I am trying to construct a model in pymc3 which requires me to integrate a function of random variables. The basic idea using actual numbers is this:
from scipy.integrate import quad
def PowerLaw(x,N0,alpha):
""" A PowerLaw distribution"""
return N0 * x**-alpha
print quad(PowerLaw,0.1,10,args=(1e-4,2)) #(0.0009900000000000002, 3.008094474110274e-12)

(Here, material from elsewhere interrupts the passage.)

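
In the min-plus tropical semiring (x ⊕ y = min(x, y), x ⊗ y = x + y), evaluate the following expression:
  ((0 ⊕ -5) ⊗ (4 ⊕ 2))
((0 ⊕ -5) ⊗ (4 ⊕ 2)) = -3

Expand innermost to outermost. Recall ⊕ takes the minimum of its arguments and ⊗ takes their sum. Working out the expression ((0 ⊕ -5) ⊗ (4 ⊕ 2)) gives -3.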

I can also do this in theano:
from theano import function,tensor as tt
xt = tt.dscalar('x')
N0 = tt.dscalar('N0')
alpha = tt.dscalar('alpha')
y = PowerLaw(xt,N0,alpha)
func = function([xt,N0,alpha],y)
print quad(func,0.1,10,args=(1e-4,2)) #Same answer as before
Here is an example of what I want to do:
with pm.Model() as myModel:
N0 = pm.Uniform("N0",1e-5,1e-1)
alpha = pm.Uniform("alpha",1,5)
yval = quad(PowerLaw,0.1,10,args=(N0,alpha))
But of course when I try this I get a TypeError because N0 and alpha are not floats. Of course, in this simple case, I know the analytical solution of the integral; my actual model requires more complicated integrals where I do not know the closed form. Is there any way to accomplish this in pymc3?